The debate intensifies around the use of cholesterol-lowering statins. Dr. Unwin has chosen not to take them, citing her clear arteries and awareness of potential side effects like muscle soreness. This decision runs counter to the advice of experts like Professor Colin Baigent, a statin researcher at the University of Oxford. “Patients who develop high cholesterol when they’re taking a keto diet should consider aggressive cholesterol reduction using tools we already have, like statins,” he said. Professor Baigent pointed to trials showing that people with genetically high cholesterol see greatly improved life expectancy with such drugs, adding, “I would definitely not want to be exposed to high cholesterol for years or decades.”

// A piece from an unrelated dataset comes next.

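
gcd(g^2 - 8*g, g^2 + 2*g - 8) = 1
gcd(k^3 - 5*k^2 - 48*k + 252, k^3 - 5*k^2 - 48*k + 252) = k^3 - 5*k^2 - 48*k + 252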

Nevertheless, an NHS cardiologist who reviewed Dr. Unwin’s scans agreed she is probably at very low risk. “We will kind of keep an eye on it,” she said. “But I’ve weighed up the pros and cons.” Her husband, Dr. David Unwin, a Southport GP and the Royal College of General Practitioners’ clinical expert for diabetes, has been instrumental in the NHS’s adoption of low-carb diets, publishing research in journals like *The BMJ* on their benefits for type 2 diabetes remission and weight loss.
The medical U-turn itself is grounded in randomised trials showing most people on low-carb diets do not see a worsening of cholesterol or other health markers over one to two years. Furthermore, some research is questioning the simplistic “bad” label for LDL cholesterol, investigating whether the size and number of cholesterol particles matter more. This evolving science suggests cardiovascular risk assessment is becoming more nuanced, moving beyond a single cholesterol number to include tools like calcium scoring and a fuller picture of an individual’s health.